Oil wells in Texas, United States. /CFP
Oil firms reported a profit swing back in the first quarter, after oil prices had strongly bounced back from the COVID-19 pandemic a year earlier.
Many oil producers dived into net loss last year as factories shut and planes were grounded. As a result, some of them had to axe thousands of jobs.
After lockdowns began to spread towards the end of the first quarter in 2020, oil prices dropped off a cliff, even briefly turning negative. Oil firms' losses and steep job cuts mirrored the situation elsewhere in the energy sector last year.
Prices then rebounded sharply, however, with benchmark Brent North Sea oil contract currently trading around $67 per barrel.
The biggest oil and gas producer in Asia PetroChina swung to a 27.7 billion yuan ($4.28 billion) first-quarter net profit, having posted a loss in the same period last year, it said on Thursday in a filing to the Hong Kong Stock Exchange.

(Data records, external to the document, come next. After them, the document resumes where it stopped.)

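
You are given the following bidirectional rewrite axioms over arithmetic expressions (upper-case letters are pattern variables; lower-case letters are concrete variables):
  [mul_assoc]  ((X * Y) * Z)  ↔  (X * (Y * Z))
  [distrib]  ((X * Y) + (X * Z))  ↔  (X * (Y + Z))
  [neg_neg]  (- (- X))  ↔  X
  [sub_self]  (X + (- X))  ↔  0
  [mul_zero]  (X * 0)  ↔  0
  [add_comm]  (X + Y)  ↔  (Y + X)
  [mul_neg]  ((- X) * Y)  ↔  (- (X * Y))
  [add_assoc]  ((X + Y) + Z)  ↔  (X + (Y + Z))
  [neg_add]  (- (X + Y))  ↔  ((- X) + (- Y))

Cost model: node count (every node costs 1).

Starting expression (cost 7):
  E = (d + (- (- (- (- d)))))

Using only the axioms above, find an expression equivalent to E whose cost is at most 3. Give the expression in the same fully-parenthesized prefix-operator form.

(1) (- (- (- (- d))))  =[neg_neg →]=  (- (- d))    ⊢ (d + (- (- d)))
(2) (d + (- (- d)))  =[add_comm →]=  ((- (- d)) + d)
(3) (- (- d))  =[neg_neg →]=  d    ⊢ cost 3, within 3

(d + d)   [cost 3]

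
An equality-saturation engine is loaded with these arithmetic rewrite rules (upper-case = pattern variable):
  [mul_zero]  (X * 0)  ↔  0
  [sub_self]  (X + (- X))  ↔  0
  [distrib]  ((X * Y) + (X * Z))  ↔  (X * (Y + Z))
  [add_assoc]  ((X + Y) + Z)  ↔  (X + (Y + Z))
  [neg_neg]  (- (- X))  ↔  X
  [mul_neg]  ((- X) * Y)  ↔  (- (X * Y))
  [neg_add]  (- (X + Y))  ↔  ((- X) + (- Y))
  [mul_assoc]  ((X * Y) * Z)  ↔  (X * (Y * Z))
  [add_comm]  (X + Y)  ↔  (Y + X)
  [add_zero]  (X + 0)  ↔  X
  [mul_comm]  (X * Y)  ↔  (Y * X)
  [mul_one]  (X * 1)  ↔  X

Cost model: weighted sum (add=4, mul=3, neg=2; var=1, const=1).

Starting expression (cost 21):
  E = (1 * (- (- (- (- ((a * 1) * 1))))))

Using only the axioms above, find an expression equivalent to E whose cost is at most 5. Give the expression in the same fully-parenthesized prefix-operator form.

(1) (- (- (- (- ((a * 1) * 1)))))  =[neg_neg →]=  (- (- ((a * 1) * 1)))    ⊢ (1 * (- (- ((a * 1) * 1))))
(2) (1 * (- (- ((a * 1) * 1))))  =[mul_comm →]=  ((- (- ((a * 1) * 1))) * 1)
(3) ((- (- ((a * 1) * 1))) * 1)  =[mul_one →]=  (- (- ((a * 1) * 1)))
(4) ((a * 1) * 1)  =[mul_one →]=  (a * 1)    ⊢ (- (- (a * 1)))
(5) (a * 1)  =[mul_one →]=  a    ⊢ cost 5, within 5

(- (- a))   [cost 5]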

The firm's first-quarter revenue was up 8.4 percent at 551.9 billon yuan, the filing showed.
Royal Dutch Shell on Thursday also posted a net profit of $5.7 billion in the first three months of the year, compared with a loss after tax of $24 million year on year, Shell said in a statement.
The first-quarter performance this year benefited also from a $1.4-billion gain following the sale of assets, the statement added.
On Thursday in the wake of its own results, shares in Shell climbed around 1.0 percent in early London deals.
France's Total, meanwhile, posted a net profit of $3.3 billion in the first quarter that was even higher than pre-pandemic levels.